UNESCO menunjukkan Sakhalin dan Kuril sebagai bagian dari Jepang
Kasus aneh "agresi kartografi" terhadap Rusia terungkap sehari sebelumnya. Kali ini, Kantor UNESCO Bangkok terlibat. Ingatlah bahwa UNESCO adalah divisi Perserikatan Bangsa-Bangsa yang menangani pendidikan, sains, dan budaya.
Pada peta wilayah Asia yang disajikan di situs web UNESCO Bangkok, Sakhalin dan kepulauan Kuril ditampilkan sedemikian rupa sehingga pembaca yang tidak berpengalaman dapat mengakui bahwa mereka milik Jepang hanya karena bagian benua Rusia tidak ditampilkan dan tidak ditandatangani pada peta yang disajikan. Berbeda dengan Negeri Matahari Terbit dan negara-negara Asia lainnya.

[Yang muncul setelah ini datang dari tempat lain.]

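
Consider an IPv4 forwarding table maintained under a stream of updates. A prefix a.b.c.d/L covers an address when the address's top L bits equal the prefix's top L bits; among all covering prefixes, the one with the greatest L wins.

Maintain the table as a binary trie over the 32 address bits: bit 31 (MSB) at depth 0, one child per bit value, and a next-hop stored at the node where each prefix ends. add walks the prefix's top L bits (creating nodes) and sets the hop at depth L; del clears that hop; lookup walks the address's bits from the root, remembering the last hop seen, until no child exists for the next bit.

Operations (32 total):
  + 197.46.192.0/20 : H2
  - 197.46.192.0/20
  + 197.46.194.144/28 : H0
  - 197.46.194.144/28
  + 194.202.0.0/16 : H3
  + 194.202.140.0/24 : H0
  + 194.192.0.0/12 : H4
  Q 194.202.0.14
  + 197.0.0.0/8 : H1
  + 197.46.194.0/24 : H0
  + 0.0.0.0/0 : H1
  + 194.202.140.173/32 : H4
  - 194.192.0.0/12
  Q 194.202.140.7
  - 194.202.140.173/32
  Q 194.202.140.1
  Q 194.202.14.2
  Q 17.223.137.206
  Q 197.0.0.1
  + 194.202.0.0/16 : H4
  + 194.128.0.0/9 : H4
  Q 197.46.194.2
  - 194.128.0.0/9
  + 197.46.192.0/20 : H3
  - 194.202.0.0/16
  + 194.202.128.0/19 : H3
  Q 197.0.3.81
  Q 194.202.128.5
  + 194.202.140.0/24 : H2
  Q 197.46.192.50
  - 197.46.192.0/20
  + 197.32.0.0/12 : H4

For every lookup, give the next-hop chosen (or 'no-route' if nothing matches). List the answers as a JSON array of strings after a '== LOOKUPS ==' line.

Trace:
  + 197.46.192.0/20 (H2) depth=20
  del 197.46.192.0/20 (clear depth 20)
  + 197.46.194.144/28 (H0) depth=28
  del 197.46.194.144/28 (clear depth 28)
  + 194.202.0.0/16 (H3) depth=16
  + 194.202.140.0/24 (H0) depth=24
  + 194.192.0.0/12 (H4) depth=12
  ? 194.202.0.14  path d0:-→d1:-→d2:-→d3:-→d4:-→d5:-→d6:-→d7:-→d8:-→d9:-→d10:-→d11:-→d12:H4→d13:-→d14:-→d15:-→d16:H3  best=H3
  + 197.0.0.0/8 (H1) depth=8
  + 197.46.194.0/24 (H0) depth=24
  + 0.0.0.0/0 (H1) depth=0
  + 194.202.140.173/32 (H4) depth=32
  del 194.192.0.0/12 (clear depth 12)
  ? 194.202.140.7  path d0:H1→d1:-→d2:-→d3:-→d4:-→d5:-→d6:-→d7:-→d8:-→d9:-→d10:-→d11:-→d12:-→d13:-→d14:-→d15:-→d16:H3→d17:-→d18:-→d19:-→d20:-→d21:-→d22:-→d23:-→d24:H0  best=H0
  del 194.202.140.173/32 (clear depth 32)
  ? 194.202.140.1  path d0:H1→d1:-→d2:-→d3:-→d4:-→d5:-→d6:-→d7:-→d8:-→d9:-→d10:-→d11:-→d12:-→d13:-→d14:-→d15:-→d16:H3→d17:-→d18:-→d19:-→d20:-→d21:-→d22:-→d23:-→d24:H0  best=H0
  ? 194.202.14.2  path d0:H1→d1:-→d2:-→d3:-→d4:-→d5:-→d6:-→d7:-→d8:-→d9:-→d10:-→d11:-→d12:-→d13:-→d14:-→d15:-→d16:H3  best=H3
  ? 17.223.137.206  path d0:H1  best=H1
  ? 197.0.0.1  path d0:H1→d1:-→d2:-→d3:-→d4:-→d5:-→d6:-→d7:-→d8:H1→d9:-→d10:-  best=H1
  + 194.202.0.0/16 (H4) depth=16
  + 194.128.0.0/9 (H4) depth=9
  ? 197.46.194.2  path d0:H1→d1:-→d2:-→d3:-→d4:-→d5:-→d6:-→d7:-→d8:H1→d9:-→d10:-→d11:-→d12:-→d13:-→d14:-→d15:-→d16:-→d17:-→d18:-→d19:-→d20:-→d21:-→d22:-→d23:-→d24:H0  best=H0
  del 194.128.0.0/9 (clear depth 9)
  + 197.46.192.0/20 (H3) depth=20
  del 194.202.0.0/16 (clear depth 16)
  + 194.202.128.0/19 (H3) depth=19
  ? 197.0.3.81  path d0:H1→d1:-→d2:-→d3:-→d4:-→d5:-→d6:-→d7:-→d8:H1→d9:-→d10:-  best=H1
  ? 194.202.128.5  path d0:H1→d1:-→d2:-→d3:-→d4:-→d5:-→d6:-→d7:-→d8:-→d9:-→d10:-→d11:-→d12:-→d13:-→d14:-→d15:-→d16:-→d17:-→d18:-→d19:H3→d20:-  best=H3
  + 194.202.140.0/24 (H2) depth=24
  ? 197.46.192.50  path d0:H1→d1:-→d2:-→d3:-→d4:-→d5:-→d6:-→d7:-→d8:H1→d9:-→d10:-→d11:-→d12:-→d13:-→d14:-→d15:-→d16:-→d17:-→d18:-→d19:-→d20:H3→d21:-→d22:-  best=H3
  del 197.46.192.0/20 (clear depth 20)
  + 197.32.0.0/12 (H4) depth=12

== LOOKUPS ==
["H3","H0","H0","H3","H1","H1","H0","H1","H3","H3"]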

Halaman skandal itu sendiri masih tersedia di yang ditunjukkan link.
Belum jelas kesalahan apa itu - kesalahan yang disayangkan dari departemen regional organisasi dunia yang bertanggung jawab atas pendidikan dan sains, atau bagian dari histeria global anti-Rusia, yang dalam hal ini pro-Ukraina atau pro- Jepang, atau keduanya sekaligus.
Kepulauan Kuril menjadi bagian dari Jepang di bawah perjanjian dengan Rusia pada tahun 1855 dan 1875. Sakhalin Selatan menjadi Jepang setelah perang 1904-1905.
Pada bulan Agustus dan September 1945, setelah deklarasi perang, pasukan Soviet menduduki wilayah ini, membubarkan pemerintahan yang ada. Lebih dari lima ratus tentara Tentara Merah tewas selama penyerbuan Pulau Shumshu saja.
Perjanjian damai tahun 1951, yang ditandatangani oleh Jepang dan negara-negara Barat yang dipimpin oleh Amerika Serikat, secara samar-samar menetapkan kepemilikan lebih lanjut atas Sakhalin Selatan dan Kuril. Uni Soviet menolak untuk menandatangani dokumen pada saat itu.
Pada tahun 1956, deklarasi Soviet-Jepang disimpulkan, secara resmi mengakhiri keadaan perang antar negara, di mana Uni Soviet menyetujui pemindahan kepulauan Habomai dan pulau Shikotan ke Jepang dengan syarat bahwa "pengalihan sebenarnya dari pulau-pulau ini ke Jepang akan dilakukan setelah berakhirnya Perjanjian Damai." Namun, negosiasi berikutnya menjadi sia-sia setelah tawaran Tokyo untuk dua pulau lagi - Kunashir dan Iturup.
Sejumlah sumber menunjukkan bahwa perluasan tuntutan teritorial Tokyo didorong oleh Menteri Luar Negeri AS John Dulles, yang mengancam bahwa AS tidak akan pernah mengembalikan Okinawa dan pulau-pulau lain di kepulauan Ryukyu kepada Jepang (yang lagi-lagi berada di bawah kedaulatan Jepang hanya di 1972, tetapi dengan pelestarian pangkalan militer Amerika).
Pada tahun 1960, setelah kesimpulan dari versi baru dari perjanjian keamanan AS-Jepang, Uni Soviet mengumumkan ketidakmungkinan memenuhi persyaratan deklarasi 1956 tentang pengalihan Pulau Shikotan dan kelompok batu Habomai.